Dès que nous avons appris que deux filles atteintes d’albinisme, Bibiana et Tindi, avaient échappé de peu à un massacre à la hache, je me suis immédiatement rendue de Dodoma, la capitale de la Tanzanie, jusqu’à Mwanza, sur la côte sud du Lac Victoria, pour leur rendre visite. Les fillettes habitaient avec leur tante lorsqu’elles ont été agressées par des hommes armés de machettes, qui ont laissé Bibiana avec une blessure béante à la jambe. J’ai décidé d’adopter ces fillettes ; aujourd’hui, je couvre leur frais de scolarité et je prends soin d’elles.

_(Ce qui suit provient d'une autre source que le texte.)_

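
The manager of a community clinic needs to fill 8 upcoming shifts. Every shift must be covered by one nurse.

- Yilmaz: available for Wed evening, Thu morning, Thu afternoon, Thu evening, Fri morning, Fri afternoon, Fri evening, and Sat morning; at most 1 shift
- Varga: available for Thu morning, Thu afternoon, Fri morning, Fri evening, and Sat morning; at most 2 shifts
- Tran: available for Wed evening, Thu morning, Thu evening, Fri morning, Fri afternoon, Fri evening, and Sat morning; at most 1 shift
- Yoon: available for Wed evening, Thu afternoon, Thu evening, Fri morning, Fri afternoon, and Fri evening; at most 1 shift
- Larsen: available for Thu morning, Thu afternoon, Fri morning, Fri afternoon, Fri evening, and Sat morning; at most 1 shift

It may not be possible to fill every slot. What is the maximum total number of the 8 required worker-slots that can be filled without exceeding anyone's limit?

6

Total capacity across all nurses is 1+2+1+1+1 = 6, and 8 slots are needed, so at most 6 can be filled.
An assignment achieving 6: Wed evening→Yilmaz, Thu morning→Varga, Thu afternoon→Varga, Thu evening→Tran, Fri afternoon→Yoon, Sat morning→Larsen.
Loads: Yilmaz 1/1, Varga 2/2, Tran 1/1, Yoon 1/1, Larsen 1/1.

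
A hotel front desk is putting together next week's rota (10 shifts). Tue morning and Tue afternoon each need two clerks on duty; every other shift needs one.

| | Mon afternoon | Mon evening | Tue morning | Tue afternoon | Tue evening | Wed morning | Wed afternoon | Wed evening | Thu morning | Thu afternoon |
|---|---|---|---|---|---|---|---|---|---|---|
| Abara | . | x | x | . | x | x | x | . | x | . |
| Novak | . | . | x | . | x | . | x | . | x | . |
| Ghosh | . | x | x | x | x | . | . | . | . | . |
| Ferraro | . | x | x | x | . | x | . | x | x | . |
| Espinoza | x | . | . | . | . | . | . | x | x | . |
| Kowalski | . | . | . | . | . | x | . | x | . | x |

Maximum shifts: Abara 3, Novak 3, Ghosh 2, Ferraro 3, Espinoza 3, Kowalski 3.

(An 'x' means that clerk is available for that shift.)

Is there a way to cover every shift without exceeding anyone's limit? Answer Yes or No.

Yes

Mon afternoon can only be covered by Espinoza, so that assignment is forced.
Tue afternoon can only be covered by Ghosh and Ferraro, so that assignment is forced.
Thu afternoon can only be covered by Kowalski, so that assignment is forced.
One valid schedule: Mon afternoon→Espinoza, Mon evening→Abara, Tue morning→Novak+Ghosh, Tue afternoon→Ghosh+Ferraro, Tue evening→Abara, Wed morning→Ferraro, Wed afternoon→Abara, Wed evening→Ferraro, Thu morning→Novak, Thu afternoon→Kowalski.
Loads: Abara 3/3, Novak 2/3, Ghosh 2/2, Ferraro 3/3, Espinoza 1/3, Kowalski 1/3 — all within limits.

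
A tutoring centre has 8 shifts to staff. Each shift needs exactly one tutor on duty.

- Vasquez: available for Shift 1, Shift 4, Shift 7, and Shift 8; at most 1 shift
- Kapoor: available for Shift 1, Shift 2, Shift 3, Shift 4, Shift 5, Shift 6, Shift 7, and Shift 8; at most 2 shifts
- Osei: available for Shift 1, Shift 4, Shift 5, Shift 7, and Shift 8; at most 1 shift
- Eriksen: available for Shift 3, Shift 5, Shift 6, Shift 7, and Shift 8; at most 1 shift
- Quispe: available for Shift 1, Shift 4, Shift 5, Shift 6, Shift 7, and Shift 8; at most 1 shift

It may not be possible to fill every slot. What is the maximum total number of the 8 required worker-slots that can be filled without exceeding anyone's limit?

6

Total capacity across all tutors is 1+2+1+1+1 = 6, and 8 slots are needed, so at most 6 can be filled.
An assignment achieving 6: Shift 1→Vasquez, Shift 2→Kapoor, Shift 3→Kapoor, Shift 4→Osei, Shift 5→Quispe, Shift 6→Eriksen.
Loads: Vasquez 1/1, Kapoor 2/2, Osei 1/1, Eriksen 1/1, Quispe 1/1.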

Aspirations en matière de droits de l'homme
C’est mon souhait de faire respecter les droits des personnes souffrant d’un handicap qui m’a incitée à créer en 2008 la Good Hope Foundation (la Fondation Bonne-Espérance). Le but de la fondation est aussi d’aider les personnes atteintes d’albinisme qui n’ont toujours pas accès à des soins médicaux appropriés, notamment à des médicaments pour prévenir le cancer de la peau, très répandu parmi les personnes atteintes d’albinisme, en particulier dans les régions tropicales. Je suis bien placée pour savoir que les personnes souffrant d’albinisme doivent lutter sur tous les fronts, et j’ai l’impression qu’avec ma fondation, je pourrai faire du bon travail.
Ces efforts m’ont valu une nouvelle distinction de la part du président Kikwete, qui m’a nommée à la Commission de révision de la Constitution tanzanienne, instituée conformément à la loi sur la révision constitutionnelle de 2011, qui a pour but de solliciter l’avis du public au sujet d’une nouvelle Constitution pour la Tanzanie. Je profite de cette plateforme pour réclamer davantage de droits pour les personnes atteintes d’albinisme.